Dans le hansard, on peut lire les renseignements sur mon parcours qui ont été énoncés lorsque j’ai été accueillie au Sénat. D’autres bribes ont fait surface lorsque nous avons commencé à travailler ensemble. La célébration de la force aérienne par le sénateur Day a été une occasion de mentionner que mon père, originaire de Glasgow, en Écosse, était un pilote de la Royal Air Force durant la Seconde Guerre mondiale. Il a rencontré ma mère ici, à Ottawa, et ils se sont mariés peu de temps après. Colleen Bartlett était une Américaine de l’État du Maine qui s’était enrôlée dans l’armée canadienne.
En 1945, mes parents sont retournés en Grande-Bretagne et la famille s’est agrandie, mes frères et sœurs étant nés dans de petites stations de la force aérienne un peu partout en Grande-Bretagne.
La famille a immigré d’abord aux États-Unis, en 1955, puis au Canada. À son arrivée au Canada, un agent frontalier éclairé — et je ne dis pas seulement cela pour la sénatrice Simons — lui a suggéré de se rendre à Edmonton. C’est là que je me suis ajoutée à la famille.
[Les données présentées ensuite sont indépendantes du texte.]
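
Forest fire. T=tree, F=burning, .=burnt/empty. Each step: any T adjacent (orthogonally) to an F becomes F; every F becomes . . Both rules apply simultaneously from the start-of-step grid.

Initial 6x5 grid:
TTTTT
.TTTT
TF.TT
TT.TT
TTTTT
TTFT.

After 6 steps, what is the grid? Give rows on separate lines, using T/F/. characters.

Step 1: 6 trees catch fire, 2 burn out
  TTTTT
  .FTTT
  F..TT
  TF.TT
  TTFTT
  TF.F.
Step 2: 6 trees catch fire, 6 burn out
  TFTTT
  ..FTT
  ...TT
  F..TT
  TF.FT
  F....
Step 3: 6 trees catch fire, 6 burn out
  F.FTT
  ...FT
  ...TT
  ...FT
  F...F
  .....
Step 4: 4 trees catch fire, 6 burn out
  ...FT
  ....F
  ...FT
  ....F
  .....
  .....
Step 5: 2 trees catch fire, 4 burn out
  ....F
  .....
  ....F
  .....
  .....
  .....
Step 6: 0 trees catch fire, 2 burn out
  .....
  .....
  .....
  .....
  .....
  .....

.....
.....
.....
.....
.....
.....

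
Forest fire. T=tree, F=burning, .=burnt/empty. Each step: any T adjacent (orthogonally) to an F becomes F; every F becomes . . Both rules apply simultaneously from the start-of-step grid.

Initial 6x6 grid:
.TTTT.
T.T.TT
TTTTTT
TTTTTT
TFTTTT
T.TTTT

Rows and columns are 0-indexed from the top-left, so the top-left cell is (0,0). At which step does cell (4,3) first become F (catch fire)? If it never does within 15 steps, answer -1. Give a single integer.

Step 1: cell (4,3)='T' (+3 fires, +1 burnt)
Step 2: cell (4,3)='F' (+6 fires, +3 burnt)
  -> target ignites at step 2
Step 3: cell (4,3)='.' (+5 fires, +6 burnt)
Step 4: cell (4,3)='.' (+6 fires, +5 burnt)
Step 5: cell (4,3)='.' (+4 fires, +6 burnt)
Step 6: cell (4,3)='.' (+4 fires, +4 burnt)
Step 7: cell (4,3)='.' (+2 fires, +4 burnt)
Step 8: cell (4,3)='.' (+0 fires, +2 burnt)
  fire out at step 8

2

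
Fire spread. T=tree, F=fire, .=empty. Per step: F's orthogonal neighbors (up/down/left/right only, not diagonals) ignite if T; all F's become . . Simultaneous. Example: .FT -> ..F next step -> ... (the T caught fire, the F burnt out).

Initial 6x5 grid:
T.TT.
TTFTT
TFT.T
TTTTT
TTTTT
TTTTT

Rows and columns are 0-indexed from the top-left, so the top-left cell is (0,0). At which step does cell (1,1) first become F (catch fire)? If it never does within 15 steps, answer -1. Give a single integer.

Step 1: cell (1,1)='F' (+6 fires, +2 burnt)
  -> target ignites at step 1
Step 2: cell (1,1)='.' (+6 fires, +6 burnt)
Step 3: cell (1,1)='.' (+6 fires, +6 burnt)
Step 4: cell (1,1)='.' (+4 fires, +6 burnt)
Step 5: cell (1,1)='.' (+2 fires, +4 burnt)
Step 6: cell (1,1)='.' (+1 fires, +2 burnt)
Step 7: cell (1,1)='.' (+0 fires, +1 burnt)
  fire out at step 7

1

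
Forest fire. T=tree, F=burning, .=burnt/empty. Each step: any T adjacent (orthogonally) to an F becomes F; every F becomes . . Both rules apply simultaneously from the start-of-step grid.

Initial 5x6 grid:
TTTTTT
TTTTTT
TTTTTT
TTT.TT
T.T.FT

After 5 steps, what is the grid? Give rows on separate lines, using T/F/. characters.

Step 1: 2 trees catch fire, 1 burn out
  TTTTTT
  TTTTTT
  TTTTTT
  TTT.FT
  T.T..F
Step 2: 2 trees catch fire, 2 burn out
  TTTTTT
  TTTTTT
  TTTTFT
  TTT..F
  T.T...
Step 3: 3 trees catch fire, 2 burn out
  TTTTTT
  TTTTFT
  TTTF.F
  TTT...
  T.T...
Step 4: 4 trees catch fire, 3 burn out
  TTTTFT
  TTTF.F
  TTF...
  TTT...
  T.T...
Step 5: 5 trees catch fire, 4 burn out
  TTTF.F
  TTF...
  TF....
  TTF...
  T.T...

TTTF.F
TTF...
TF....
TTF...
T.T...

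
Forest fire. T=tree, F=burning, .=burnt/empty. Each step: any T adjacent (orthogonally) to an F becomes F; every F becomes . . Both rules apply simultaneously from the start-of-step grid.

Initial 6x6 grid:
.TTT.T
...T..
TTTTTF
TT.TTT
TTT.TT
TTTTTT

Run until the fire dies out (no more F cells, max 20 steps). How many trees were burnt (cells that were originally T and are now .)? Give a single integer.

Answer: 25

Derivation:
Step 1: +2 fires, +1 burnt (F count now 2)
Step 2: +3 fires, +2 burnt (F count now 3)
Step 3: +5 fires, +3 burnt (F count now 5)
Step 4: +3 fires, +5 burnt (F count now 3)
Step 5: +4 fires, +3 burnt (F count now 4)
Step 6: +4 fires, +4 burnt (F count now 4)
Step 7: +3 fires, +4 burnt (F count now 3)
Step 8: +1 fires, +3 burnt (F count now 1)
Step 9: +0 fires, +1 burnt (F count now 0)
Fire out after step 9
Initially T: 26, now '.': 35
Total burnt (originally-T cells now '.'): 25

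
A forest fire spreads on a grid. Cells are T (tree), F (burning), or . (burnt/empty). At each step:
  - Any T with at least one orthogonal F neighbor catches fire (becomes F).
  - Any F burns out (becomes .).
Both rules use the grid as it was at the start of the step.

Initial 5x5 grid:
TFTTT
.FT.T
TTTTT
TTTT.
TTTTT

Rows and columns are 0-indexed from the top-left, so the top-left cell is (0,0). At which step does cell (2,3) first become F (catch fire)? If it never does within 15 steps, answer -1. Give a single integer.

Step 1: cell (2,3)='T' (+4 fires, +2 burnt)
Step 2: cell (2,3)='T' (+4 fires, +4 burnt)
Step 3: cell (2,3)='F' (+5 fires, +4 burnt)
  -> target ignites at step 3
Step 4: cell (2,3)='.' (+5 fires, +5 burnt)
Step 5: cell (2,3)='.' (+1 fires, +5 burnt)
Step 6: cell (2,3)='.' (+1 fires, +1 burnt)
Step 7: cell (2,3)='.' (+0 fires, +1 burnt)
  fire out at step 7

3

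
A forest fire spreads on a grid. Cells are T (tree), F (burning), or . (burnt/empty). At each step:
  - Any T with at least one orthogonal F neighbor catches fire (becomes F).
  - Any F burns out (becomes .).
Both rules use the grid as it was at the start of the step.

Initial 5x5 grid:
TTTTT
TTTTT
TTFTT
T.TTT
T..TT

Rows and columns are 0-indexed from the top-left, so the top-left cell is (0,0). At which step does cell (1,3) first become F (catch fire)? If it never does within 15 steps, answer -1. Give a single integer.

Step 1: cell (1,3)='T' (+4 fires, +1 burnt)
Step 2: cell (1,3)='F' (+6 fires, +4 burnt)
  -> target ignites at step 2
Step 3: cell (1,3)='.' (+7 fires, +6 burnt)
Step 4: cell (1,3)='.' (+4 fires, +7 burnt)
Step 5: cell (1,3)='.' (+0 fires, +4 burnt)
  fire out at step 5

2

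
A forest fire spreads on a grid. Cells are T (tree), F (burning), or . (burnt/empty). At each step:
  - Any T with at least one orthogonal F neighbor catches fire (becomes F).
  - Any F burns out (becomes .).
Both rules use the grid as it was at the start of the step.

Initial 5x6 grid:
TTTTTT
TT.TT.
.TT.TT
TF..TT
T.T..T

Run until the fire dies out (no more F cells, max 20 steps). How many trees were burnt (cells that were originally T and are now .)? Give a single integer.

Step 1: +2 fires, +1 burnt (F count now 2)
Step 2: +3 fires, +2 burnt (F count now 3)
Step 3: +2 fires, +3 burnt (F count now 2)
Step 4: +2 fires, +2 burnt (F count now 2)
Step 5: +1 fires, +2 burnt (F count now 1)
Step 6: +2 fires, +1 burnt (F count now 2)
Step 7: +2 fires, +2 burnt (F count now 2)
Step 8: +1 fires, +2 burnt (F count now 1)
Step 9: +2 fires, +1 burnt (F count now 2)
Step 10: +1 fires, +2 burnt (F count now 1)
Step 11: +1 fires, +1 burnt (F count now 1)
Step 12: +0 fires, +1 burnt (F count now 0)
Fire out after step 12
Initially T: 20, now '.': 29
Total burnt (originally-T cells now '.'): 19

Answer: 19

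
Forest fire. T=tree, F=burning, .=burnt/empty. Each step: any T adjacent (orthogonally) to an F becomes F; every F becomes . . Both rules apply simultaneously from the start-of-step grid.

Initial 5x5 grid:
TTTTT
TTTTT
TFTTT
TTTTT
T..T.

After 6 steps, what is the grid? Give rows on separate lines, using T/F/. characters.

Step 1: 4 trees catch fire, 1 burn out
  TTTTT
  TFTTT
  F.FTT
  TFTTT
  T..T.
Step 2: 6 trees catch fire, 4 burn out
  TFTTT
  F.FTT
  ...FT
  F.FTT
  T..T.
Step 3: 6 trees catch fire, 6 burn out
  F.FTT
  ...FT
  ....F
  ...FT
  F..T.
Step 4: 4 trees catch fire, 6 burn out
  ...FT
  ....F
  .....
  ....F
  ...F.
Step 5: 1 trees catch fire, 4 burn out
  ....F
  .....
  .....
  .....
  .....
Step 6: 0 trees catch fire, 1 burn out
  .....
  .....
  .....
  .....
  .....

.....
.....
.....
.....
.....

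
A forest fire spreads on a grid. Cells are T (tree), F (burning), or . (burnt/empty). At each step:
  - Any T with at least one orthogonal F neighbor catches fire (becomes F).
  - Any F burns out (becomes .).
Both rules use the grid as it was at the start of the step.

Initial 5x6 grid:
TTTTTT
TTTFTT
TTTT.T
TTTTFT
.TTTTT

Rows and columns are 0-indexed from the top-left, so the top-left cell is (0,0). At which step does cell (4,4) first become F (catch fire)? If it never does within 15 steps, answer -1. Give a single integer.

Step 1: cell (4,4)='F' (+7 fires, +2 burnt)
  -> target ignites at step 1
Step 2: cell (4,4)='.' (+9 fires, +7 burnt)
Step 3: cell (4,4)='.' (+6 fires, +9 burnt)
Step 4: cell (4,4)='.' (+4 fires, +6 burnt)
Step 5: cell (4,4)='.' (+0 fires, +4 burnt)
  fire out at step 5

1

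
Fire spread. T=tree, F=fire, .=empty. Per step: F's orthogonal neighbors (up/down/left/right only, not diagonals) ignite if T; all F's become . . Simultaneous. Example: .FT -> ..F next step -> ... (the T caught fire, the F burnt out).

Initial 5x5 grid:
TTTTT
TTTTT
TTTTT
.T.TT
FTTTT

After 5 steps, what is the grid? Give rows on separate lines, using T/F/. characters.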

Chez nous, au souper, les discussions au sujet de l’immigration au Canada et de la politique d’immigration commencent par « n’eût été la politique d’accueil du Canada, ma famille et moi ne serions pas ici ».
En 1964, mon père a entendu l’appel de la vie publique et a déménagé au Yukon. Je dois dire qu’il a parcouru la route de l’Alaska avec l’essentiel : son premier-né, les encyclopédies et son balai de curling. La notion de servir la population et de la fonction publique — ma famille d’origine — m’a été transmise. Mon père a travaillé sur l’élaboration de la toute première loi en matière de soins de santé au Yukon. Son travail dans le domaine des soins de santé serait quelque peu remis en question dans le contexte actuel, car il croyait fermement, en tant qu’Écossais, que sa charge publique l’obligeait à traiter l’argent des contribuables avec des précautions extrêmes. Il fallait en avoir pour son argent, et il fallait rendre des comptes. C’est ce même esprit que j’ai retrouvé chez mes collègues du Comité des finances nationales, avec qui je suis vraiment heureuse d’avoir l’occasion de travailler.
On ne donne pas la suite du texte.